The bill clarifies and extends FDA oversight of direct-to-consumer drug advertising—likely improving ad transparency and safety—but imposes near-term compliance costs on manufacturers and risks reducing some consumer-directed educational messaging.
Patients (especially those with chronic conditions) and health systems gain more consistent FDA oversight of drug advertising across TV, print, digital, and social media, which should reduce misleading promotions and improve safety and treatment decision-making.
Consumers (including patients with chronic conditions) receive a clear statutory definition of 'direct-to-consumer' drug advertising, improving transparency about which communications are regulated and enabling more predictable enforcement.
Patients with chronic conditions and other consumers could see reduced educational or awareness advertising if enforcement narrows permissible promotional content, limiting public information about treatment options.
Drug manufacturers will face increased compliance costs and operational burdens to change advertising and labeling to meet the statutory definition within 30 days, costs that may be passed on to taxpayers or consumers.
Based on analysis of 2 sections of legislative text.
Adds a federal definition and regulatory treatment that restricts direct-to-consumer promotional advertising of prescription drugs and biologics across TV, radio, print, digital, and social media.

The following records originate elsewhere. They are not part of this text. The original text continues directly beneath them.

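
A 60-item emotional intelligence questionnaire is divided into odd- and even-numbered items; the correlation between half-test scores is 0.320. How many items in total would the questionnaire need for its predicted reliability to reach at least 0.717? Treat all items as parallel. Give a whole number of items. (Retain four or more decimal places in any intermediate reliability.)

r_full = 2(0.320)/(1 + 0.320) = 0.4848
n = r_tgt(1 − r_full) / [r_full(1 − r_tgt)] = 0.717 × 0.5152 / (0.4848 × 0.283) ≈ 2.6924
Required items = 2.6924 × 60 = 161.54, so 162 items.

162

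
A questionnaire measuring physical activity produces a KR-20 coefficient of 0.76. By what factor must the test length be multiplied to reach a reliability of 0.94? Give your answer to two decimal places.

4.95

Rearranging the Spearman-Brown formula for n,
n = r_target (1 − r_old) / [ r_old (1 − r_target) ]
n = [0.94 × 0.24] / [0.76 × 0.06]
n = 0.2256 / 0.0456 ≈ 4.9474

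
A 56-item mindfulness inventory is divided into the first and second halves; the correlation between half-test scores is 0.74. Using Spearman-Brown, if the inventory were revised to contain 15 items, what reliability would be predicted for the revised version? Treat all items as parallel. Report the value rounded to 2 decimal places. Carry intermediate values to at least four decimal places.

Spearman-Brown correction (n = 2): r_full = 2·0.74/(1 + 0.74) = 0.8506
Then adjust to 15 items: n = 15/56 = 0.2679
r_new = n·r_full / (1 + (n − 1)·r_full) = 0.2279 / 0.3773 ≈ 0.6040

0.60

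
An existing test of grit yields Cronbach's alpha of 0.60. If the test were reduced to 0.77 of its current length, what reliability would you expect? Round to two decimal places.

0.54

r_new = 0.77·0.60 / [1 + (0.77 − 1)·0.60]
r_new = 0.4620 / 0.8620 ≈ 0.5360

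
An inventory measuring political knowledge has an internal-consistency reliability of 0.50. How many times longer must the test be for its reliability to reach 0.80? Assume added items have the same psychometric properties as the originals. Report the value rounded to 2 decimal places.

4.00

Spearman-Brown solved for the length factor n:
n = r*(1 − r) / [ r (1 − r*) ]
n = [0.80 × 0.50] / [0.50 × 0.20]
  = 0.4000 / 0.1000 = 4.0000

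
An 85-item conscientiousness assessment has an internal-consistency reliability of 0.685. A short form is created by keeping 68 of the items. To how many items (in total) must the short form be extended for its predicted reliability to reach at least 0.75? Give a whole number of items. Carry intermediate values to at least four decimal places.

First, r for the 68-item form: n = 68/85 = 0.8000, so r_68 = 0.8000·0.685/(1 + (0.8000 − 1)·0.685) = 0.6350
Then solve for n' with r_old = 0.6350, r_target = 0.75: n' = 0.75(1 − 0.6350)/[0.6350(1 − 0.75)] = 1.7244
Items = 1.7244 × 68 ≈ 117.26 → 118

118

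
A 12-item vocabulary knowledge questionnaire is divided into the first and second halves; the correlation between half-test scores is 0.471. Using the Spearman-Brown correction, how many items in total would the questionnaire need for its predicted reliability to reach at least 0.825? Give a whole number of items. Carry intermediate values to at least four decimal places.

Corrected full-test reliability: r_full = 2 × 0.471 / (1 + 0.471) ≈ 0.6404
Solve Spearman-Brown for n: n = 0.825(1 − 0.6404) / [0.6404(1 − 0.825)] = 2.6472
Items = 2.6472 × 12 ≈ 31.77 → 32

32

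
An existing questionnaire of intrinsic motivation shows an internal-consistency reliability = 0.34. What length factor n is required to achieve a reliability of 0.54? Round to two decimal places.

Invert Spearman-Brown to solve for n:
n = r*(1 − r) / [ r (1 − r*) ]
n = 0.54 × (1 − 0.34) / [ 0.34 × (1 − 0.54) ]
  = 0.3564 / 0.1564 = 2.2788

2.28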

Introduced July 22, 2025 by Jerrold Lewis Nadler · Last progress July 22, 2025
Adds a new rule to the Federal Food, Drug, and Cosmetic Act that defines and restricts direct-to-consumer promotional communications for prescription drugs and biological products across TV, radio, print, digital platforms, and social media. The rule applies to any prescription drug or biologic approved or licensed by the federal government, regardless of when it was approved, and takes effect 30 days after the Act is enacted.